Boris Johnson faces the political equivalent of “trying to drive along the M1 with two flat tyres,” former Tory leader Lord Hague said on Tuesday.
The senior Conservative predicted that the Prime Minister would not “get to the end of the motorway” after the confidence vote which he won with 211 MPs backing him but 148 rebelling.
Lord Hague told Times Radio: “What is going to happen now, I imagine that Boris Johnson will say ‘it’s business as usual’ and the Cabinet will rally around and everybody will take stock while two by-elections take place.
“But there is a big problem here.
“This isn’t viable actually when more than 40 per cent of your party vote against you, particularly when nobody really organised that, that’s the extraordinary thing..there was no plot or conspiracy or group of people whipping people to vote against Boris Johnson.”
He added: “More than 40 per cent decided really on their own to vote against him. That is very difficult then to proceed as party leader in the long (term).
“This is like trying to drive along the M1 with two flat tyres.
“You can say you are at the steering wheel but is it really viable, you are not going to get to the end of the motorway.
“I think that is the reality.
“How does it end, it’s impossible to foresee, accept that it won’t end well.”
He also said he understood that some Cabinet ministers were unhappy about the situation, though so far they have all remained loyal.
But the Prime Minister told reporters in Downing Street: “I think it’s an extremely good, positive, conclusive, decisive result which enables us to move on, to unite and to focus on delivery and that is exactly what we are going to do.”
He rejected the assertion that he was now a lame duck prime minister who needed to call a snap election to secure a new mandate from the public, insisting he was focused on the public’s priorities.
Lord Hague noted he did not face a confidence vote while leader of the opposition from 1997 to 2001, but added he “would have regarded my position as completely untenable if more than a third of my MPs had ever voted against me”.
“The nature of this particular revolt makes it qualitatively as well as quantitatively devastating,” he wrote in a piece for the Times.
“A fairly narrow victory for Boris Johnson is not the defeat of a rival faction, or the squashing of an alternative candidate, but rather the fending-off of a gathering feeling of hopelessness.
“It is less likely to prove a turning point than a way marker on an exhausting road to further crises of confidence.
“That is the worst possible result from the Conservative Party’s point of view. Logically, they should either reconcile themselves to Johnson and get behind him, or decisively eject him and move on to a new leader. It does not seem they have done either.”

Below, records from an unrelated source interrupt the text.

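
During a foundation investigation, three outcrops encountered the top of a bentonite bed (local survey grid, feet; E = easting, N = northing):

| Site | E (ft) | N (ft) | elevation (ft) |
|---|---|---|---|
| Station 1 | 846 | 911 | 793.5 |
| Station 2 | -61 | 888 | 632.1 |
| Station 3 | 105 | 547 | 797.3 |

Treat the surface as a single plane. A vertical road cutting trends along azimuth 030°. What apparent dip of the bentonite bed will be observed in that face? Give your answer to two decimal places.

13.84°

Let the plane be z = a·E + b·N + c.
Station 2−Station 1: −907a − 23b = −161.4;  Station 3−Station 1: −741a − 364b = 3.8.
Solving gives a = 0.18791, b = −0.39298.
Unit vector along 030° is (sin 30°, cos 30°) = (0.5000, 0.8660).
Slope in that direction = a·(0.5000) + b·(0.8660) = −0.24637.
Apparent dip = arctan|0.24637| = 13.84° (true dip is 23.5°, so apparent ≤ true as expected).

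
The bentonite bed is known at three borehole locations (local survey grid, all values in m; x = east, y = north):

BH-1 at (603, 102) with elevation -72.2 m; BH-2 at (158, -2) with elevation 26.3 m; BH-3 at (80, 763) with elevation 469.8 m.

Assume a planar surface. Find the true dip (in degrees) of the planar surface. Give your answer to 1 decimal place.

32.9°

Two edge vectors: BH-1→BH-2 = (-445, -104, 98.5), BH-1→BH-3 = (-523, 661, 542).
Normal n = (BH-1→BH-2) × (BH-1→BH-3) = (-121476.5, 189674.5, -348537).
So ∂z/∂x = −n_x/n_z = −0.34853 and ∂z/∂y = −n_y/n_z = 0.54420.
Gradient magnitude |∇z| = √(a² + b²) = √(0.12147 + 0.29616) = 0.64624.
True dip = arctan(0.64624) = 32.9°, dipping toward SSE (azimuth ≈ 147°).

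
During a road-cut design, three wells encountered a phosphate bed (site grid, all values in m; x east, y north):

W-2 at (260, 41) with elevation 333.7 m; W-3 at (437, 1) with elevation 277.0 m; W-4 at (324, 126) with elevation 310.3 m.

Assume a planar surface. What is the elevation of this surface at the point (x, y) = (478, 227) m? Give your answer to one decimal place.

257.0 m

Let the plane be z = a·x + b·y + c.
W-3−W-2: 177a − 40b = −56.7;  W-4−W-2: 64a + 85b = −23.4.
Solving gives a = −0.32692, b = −0.02914.
Then c = 333.7 − a·260 − b·41 = 419.90.
At (478, 227): z = −156.3 − 6.6 + 419.90 = 257.0 m.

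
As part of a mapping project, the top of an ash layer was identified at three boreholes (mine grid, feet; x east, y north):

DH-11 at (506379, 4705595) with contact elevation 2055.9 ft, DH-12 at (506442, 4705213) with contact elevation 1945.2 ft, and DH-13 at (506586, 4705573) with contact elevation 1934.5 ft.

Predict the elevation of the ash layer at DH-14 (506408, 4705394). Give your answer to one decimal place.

2000.0 ft

Two edge vectors: DH-11→DH-12 = (63, -382, -110.7), DH-11→DH-13 = (207, -22, -121.4).
Normal n = (DH-11→DH-12) × (DH-11→DH-13) = (43939.4, -15266.7, 77688).
So ∂z/∂x = −n_x/n_z = −0.565587993 and ∂z/∂y = −n_y/n_z = 0.196512975.
Intercept c from DH-11: 2055.9 + 286401.88 − 924710.47 = −636252.69.
At (506408, 4705394): z = −286418.3 + 924671.0 − 636252.69 = 2000.0 ft.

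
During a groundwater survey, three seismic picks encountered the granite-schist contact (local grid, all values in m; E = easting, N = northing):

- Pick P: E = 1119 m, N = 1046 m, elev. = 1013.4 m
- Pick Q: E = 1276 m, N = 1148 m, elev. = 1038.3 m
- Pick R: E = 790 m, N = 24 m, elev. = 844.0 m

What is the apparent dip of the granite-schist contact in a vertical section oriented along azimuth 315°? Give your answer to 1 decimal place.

3.3°

Two edge vectors: Pick P→Pick Q = (157, 102, 24.9), Pick P→Pick R = (-329, -1022, -169.4).
Normal n = (Pick P→Pick Q) × (Pick P→Pick R) = (8169, 18403.7, -126896).
So ∂z/∂E = −n_x/n_z = 0.06438 and ∂z/∂N = −n_y/n_z = 0.14503.
Unit vector along 315° is (sin 315°, cos 315°) = (-0.7071, 0.7071).
Slope in that direction = a·(-0.7071) + b·(0.7071) = 0.05703.
Apparent dip = arctan|0.05703| = 3.3° (true dip is 9.0°, so apparent ≤ true as expected).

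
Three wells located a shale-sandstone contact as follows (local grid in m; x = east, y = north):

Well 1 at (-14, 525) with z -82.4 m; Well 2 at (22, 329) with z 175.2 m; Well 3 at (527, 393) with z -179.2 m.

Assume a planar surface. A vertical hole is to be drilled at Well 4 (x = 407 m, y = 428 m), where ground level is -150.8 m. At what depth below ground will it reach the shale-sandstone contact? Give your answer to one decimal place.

15.0 m

Let the plane be z = a·x + b·y + c.
Well 2−Well 1: 36a − 196b = 257.6;  Well 3−Well 1: 541a − 132b = −96.8.
Solving gives a = −0.52304, b = −1.41036.
Then c = -82.4 − a·-14 − b·525 = 650.71.
At (407, 428): z_contact = −212.88 − 603.63 + 650.71 = -165.80 m.
Depth below ground = -150.8 − (-165.80) = 15.0 m.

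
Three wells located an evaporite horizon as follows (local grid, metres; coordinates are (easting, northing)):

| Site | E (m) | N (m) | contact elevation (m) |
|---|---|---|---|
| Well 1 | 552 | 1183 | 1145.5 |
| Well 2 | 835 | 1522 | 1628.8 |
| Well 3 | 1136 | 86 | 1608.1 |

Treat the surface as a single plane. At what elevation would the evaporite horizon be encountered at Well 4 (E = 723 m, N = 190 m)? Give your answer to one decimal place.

Two edge vectors: Well 1→Well 2 = (283, 339, 483.3), Well 1→Well 3 = (584, -1097, 462.6).
Normal n = (Well 1→Well 2) × (Well 1→Well 3) = (687001.5, 151331.4, -508427).
So ∂z/∂E = −n_x/n_z = 1.351229 and ∂z/∂N = −n_y/n_z = 0.297646.
Intercept c from Well 1: 1145.5 − 745.88 − 352.12 = 47.51.
At (723, 190): z = 976.9 + 56.6 + 47.51 = 1081.0 m.

1081.0 m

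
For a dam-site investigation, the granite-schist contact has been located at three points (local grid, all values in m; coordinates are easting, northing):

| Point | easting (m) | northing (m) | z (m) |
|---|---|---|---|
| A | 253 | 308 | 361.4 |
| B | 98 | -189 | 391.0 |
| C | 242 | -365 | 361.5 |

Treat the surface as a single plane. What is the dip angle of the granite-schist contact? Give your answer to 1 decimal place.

Two edge vectors: A→B = (-155, -497, 29.6), A→C = (-11, -673, 0.1).
Normal n = (A→B) × (A→C) = (19871.1, -310.1, 98848).
So ∂z/∂easting = −n_x/n_z = −0.20103 and ∂z/∂northing = −n_y/n_z = 0.00314.
Gradient magnitude |∇z| = √(a² + b²) = √(0.04041 + 0.00001) = 0.20105.
True dip = arctan(0.20105) = 11.4°, dipping toward E (azimuth ≈ 091°).

11.4°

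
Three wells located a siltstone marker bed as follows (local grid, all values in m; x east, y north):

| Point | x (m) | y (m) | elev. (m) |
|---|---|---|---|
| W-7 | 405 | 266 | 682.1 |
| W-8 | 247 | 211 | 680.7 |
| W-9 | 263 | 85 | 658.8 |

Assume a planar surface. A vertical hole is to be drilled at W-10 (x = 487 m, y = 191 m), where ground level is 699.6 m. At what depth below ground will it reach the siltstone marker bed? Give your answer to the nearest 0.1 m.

Let the plane be z = a·x + b·y + c.
W-8−W-7: −158a − 55b = −1.4;  W-9−W-7: −142a − 181b = −23.3.
Solving gives a = −0.04946, b = 0.16753.
Then c = 682.1 − a·405 − b·266 = 657.57.
At (487, 191): z_contact = −24.09 + 32.00 + 657.57 = 665.48 m.
Depth below ground = 699.6 − 665.48 = 34.1 m.

34.1 m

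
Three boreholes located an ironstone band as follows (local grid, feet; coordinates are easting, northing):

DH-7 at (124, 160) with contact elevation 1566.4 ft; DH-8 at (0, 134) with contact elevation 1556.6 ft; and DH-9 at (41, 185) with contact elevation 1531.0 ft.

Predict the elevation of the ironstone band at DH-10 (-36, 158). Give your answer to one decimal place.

Two edge vectors: DH-7→DH-8 = (-124, -26, -9.8), DH-7→DH-9 = (-83, 25, -35.4).
Normal n = (DH-7→DH-8) × (DH-7→DH-9) = (1165.4, -3576.2, -5258).
So ∂z/∂easting = −n_x/n_z = 0.22164 and ∂z/∂northing = −n_y/n_z = −0.68014.
Intercept c from DH-7: 1566.4 − 27.48 + 108.82 = 1647.74.
At (-36, 158): z = −8.0 − 107.5 + 1647.74 = 1532.3 ft.

1532.3 ft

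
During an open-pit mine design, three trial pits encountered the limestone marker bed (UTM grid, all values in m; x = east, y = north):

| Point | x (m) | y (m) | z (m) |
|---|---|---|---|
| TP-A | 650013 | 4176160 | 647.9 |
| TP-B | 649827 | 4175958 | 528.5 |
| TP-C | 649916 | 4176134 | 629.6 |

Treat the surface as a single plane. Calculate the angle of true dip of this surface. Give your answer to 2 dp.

Two edge vectors: TP-A→TP-B = (-186, -202, -119.4), TP-A→TP-C = (-97, -26, -18.3).
Normal n = (TP-A→TP-B) × (TP-A→TP-C) = (592.2, 8178, -14758).
So ∂z/∂x = −n_x/n_z = 0.04013 and ∂z/∂y = −n_y/n_z = 0.55414.
Gradient magnitude |∇z| = √(a² + b²) = √(0.00161 + 0.30707) = 0.55559.
True dip = arctan(0.55559) = 29.06°, dipping toward S (azimuth ≈ 184°).

29.06°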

The ballot was triggered after at least 54 MPs – 15% of the party’s representatives in the Commons – formally indicated they had no confidence in the Prime Minister.
Mr Johnson could suffer further blows in two key by-elections in Wakefield and Tiverton and Honiton on June 23.
“No individual in politics matters more than the health of our democracy,” Lord Hague wrote.
“That health depends on voters having faith in the integrity of leaders even if they disagree with them, respect for how government is conducted, and a competitive choice at a future election.
Last night’s vote is worse in percentage terms than that suffered by Mrs May and on a par with Heseltine’s challenge against Mrs Thatcher.
— Andrew Bridgen (@ABridgen) June 7, 2022
The Prime Minister should now leave with honour and residual affection for what he has achieved.
“The votes just cast show that a very large part of the Conservative Party cannot see Johnson providing that.”
The view was shared by North West Leicestershire Tory MP Andrew Bridgen, who shared the article saying: “Lord Hague is right. The residual concerns from across the party will continue to remain.”
“Last night’s vote is worse in percentage terms than that suffered by Mrs May and on a par with Heseltine’s challenge against Mrs Thatcher,” he added in another tweet.
“The Prime Minister should now leave with honour and residual affection for what he has achieved.”